Dans une biographie écrite par G.-É. Giguère, le chanoine et historien Lionel Groulx qualifiait la fédération canadienne de duperie et trouva « la responsable de la division des esprits », soit « l’ Histoire » ou plutôt la façon dont l’histoire est racontée. Selon moi, cette responsable de la division entre les fédéralistes et les souverainistes, est aussi d’une certaine façon la responsable de la division entre les souverainistes.
Voici deux extraits de cette biographie :
« La fédération canadienne, qui repose d’ailleurs sur des arrangements boiteux, comporte deux tares principales : elle a démontré son inaptitude à protéger les droits des minorités françaises au Canada et elle a introduit un dangereux dualisme dans le sentiment national des Canadiens français… À notre petite patrie canadienne-française, le pacte fédératif superposa la patrie canadienne tout court. »
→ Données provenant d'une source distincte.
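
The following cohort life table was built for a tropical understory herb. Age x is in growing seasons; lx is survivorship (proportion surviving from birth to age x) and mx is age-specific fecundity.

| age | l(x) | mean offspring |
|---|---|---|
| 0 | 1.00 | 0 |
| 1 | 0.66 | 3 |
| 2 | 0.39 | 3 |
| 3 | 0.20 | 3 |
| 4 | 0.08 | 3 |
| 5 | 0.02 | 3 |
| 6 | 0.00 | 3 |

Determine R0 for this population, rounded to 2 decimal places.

4.05

lx·mx by age: 0, 1.98, 1.17, 0.6, 0.24, 0.06, 0
R0 = Σ lx·mx = 4.05 → 4.05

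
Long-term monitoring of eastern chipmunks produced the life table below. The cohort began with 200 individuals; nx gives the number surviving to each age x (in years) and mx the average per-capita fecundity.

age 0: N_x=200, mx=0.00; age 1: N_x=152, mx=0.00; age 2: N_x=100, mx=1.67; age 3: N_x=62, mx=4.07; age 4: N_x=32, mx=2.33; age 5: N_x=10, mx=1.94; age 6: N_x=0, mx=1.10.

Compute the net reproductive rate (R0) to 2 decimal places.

2.57

lx = nx/n0 = nx/200: 1, 0.76, 0.5, 0.31, 0.16, 0.05, 0
lx·mx by age: 0, 0, 0.835, 1.2617, 0.3728, 0.097, 0
R0 = Σ lx·mx = 2.5665 → 2.57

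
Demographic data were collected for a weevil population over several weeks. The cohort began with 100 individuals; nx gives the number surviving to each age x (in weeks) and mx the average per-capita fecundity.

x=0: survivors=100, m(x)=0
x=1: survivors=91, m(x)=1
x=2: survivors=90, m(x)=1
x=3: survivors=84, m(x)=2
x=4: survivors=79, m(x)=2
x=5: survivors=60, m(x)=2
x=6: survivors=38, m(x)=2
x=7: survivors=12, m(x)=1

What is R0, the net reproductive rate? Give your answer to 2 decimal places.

lx = nx/n0 = nx/100: 1, 0.91, 0.9, 0.84, 0.79, 0.6, 0.38, 0.12
lx·mx by age: 0, 0.91, 0.9, 1.68, 1.58, 1.2, 0.76, 0.12
R0 = Σ lx·mx = 7.15 → 7.15

7.15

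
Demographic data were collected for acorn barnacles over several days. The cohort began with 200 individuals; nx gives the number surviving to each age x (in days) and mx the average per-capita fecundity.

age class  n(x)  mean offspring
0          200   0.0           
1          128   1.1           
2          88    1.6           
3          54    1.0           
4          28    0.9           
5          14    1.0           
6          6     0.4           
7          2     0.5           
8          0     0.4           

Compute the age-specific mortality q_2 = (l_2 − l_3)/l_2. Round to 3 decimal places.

0.386

lx = nx/n0 = nx/200: 1, 0.64, 0.44, 0.27, 0.14, 0.07, 0.03, 0.01, 0
q_2 = (l_2 − l_3) / l_2 = (0.44 − 0.27) / 0.44
     = 0.17 / 0.44 = 0.386364… → 0.386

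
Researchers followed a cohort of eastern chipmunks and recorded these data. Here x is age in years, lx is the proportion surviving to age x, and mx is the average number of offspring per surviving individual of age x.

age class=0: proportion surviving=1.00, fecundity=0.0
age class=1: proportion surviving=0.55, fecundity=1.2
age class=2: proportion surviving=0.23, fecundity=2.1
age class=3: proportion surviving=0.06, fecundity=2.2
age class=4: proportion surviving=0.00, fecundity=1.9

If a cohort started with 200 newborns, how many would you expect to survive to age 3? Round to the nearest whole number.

Expected survivors = N0 · l_3 = 200 × 0.06 = 12 → 12

12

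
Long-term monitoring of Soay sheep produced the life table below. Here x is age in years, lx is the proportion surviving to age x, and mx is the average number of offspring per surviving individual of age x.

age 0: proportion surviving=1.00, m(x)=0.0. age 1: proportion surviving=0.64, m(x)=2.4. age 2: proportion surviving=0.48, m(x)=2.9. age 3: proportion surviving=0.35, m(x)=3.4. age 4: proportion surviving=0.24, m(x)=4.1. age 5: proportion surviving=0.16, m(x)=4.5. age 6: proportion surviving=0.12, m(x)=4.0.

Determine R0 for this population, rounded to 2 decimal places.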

« Quand l’histoire objective ne ferait rien d’autre qu’enseigner aux Canadiens français à ne pas considérer nécessairement la conquête anglaise comme un bienfait providentiel ; l’expulsion des Acadiens comme une entreprise de tourisme un peu bousculée ; … à ne pas prendre le Rapport Durham pour des souhaits du jour de l’an ou pour le simple accès de bile d’un lord qui aurait trop bien dîné ; l’Union des Canadas pour une accolade fraternelle ; les lois scolaires des provinces anglaises, un Règlement XVII, pour une chance unique d’apprendre l’anglais ; quand, pour tout dire et pour faire trêve à la boutade, l’histoire objective, école de vérité, n’apprendrait rien d’autre à nos compatriotes qu’à faire quelque distinction entre la justice et l’injustice, entre le respect du droit et le mépris du droit, à ne pas prendre nécessairement un coup de pied pour une politesse, à savoir enfin en quel pays nous vivons et avec qui nous vivons, et à régler là-dessus nos attitudes morales et politiques, … parce que la bonne méthode pour faire la paix avec les Anglo-Canadiens … ce n’est pas de faire des Canadiens français un peuple de naïfs et d’esclaves , mais un peuple aux yeux ouverts et d’une échine aussi dure que l’échine anglaise. »
DONC, pour faire face à cette duperie qu’est la fédération canadienne et aussi pour unir les forces du peuple Québécois, il faut dire les choses telles qu’elles sont. Il faut raconter de façon objective l’histoire. L’actualité formée d’une série d’événements devient aussitôt l’histoire. L’injustice et le mépris historiques et contemporains envers la nation québécoise deviendraient ainsi une source d’indignation.
Aujourd’hui les forces souverainistes sont aussi divisées. La responsable est encore l’Histoire qui n’est pas dite de façon objective par nos gouvernements mais surtout par notre députation souverainiste. Si nos députés péquistes ne parlent plus de souveraineté et ne s’indignent plus, les forces souverainistes ressentent le besoin de s’organiser autrement et forment d’autres partis qui divisent le vote souverainistes.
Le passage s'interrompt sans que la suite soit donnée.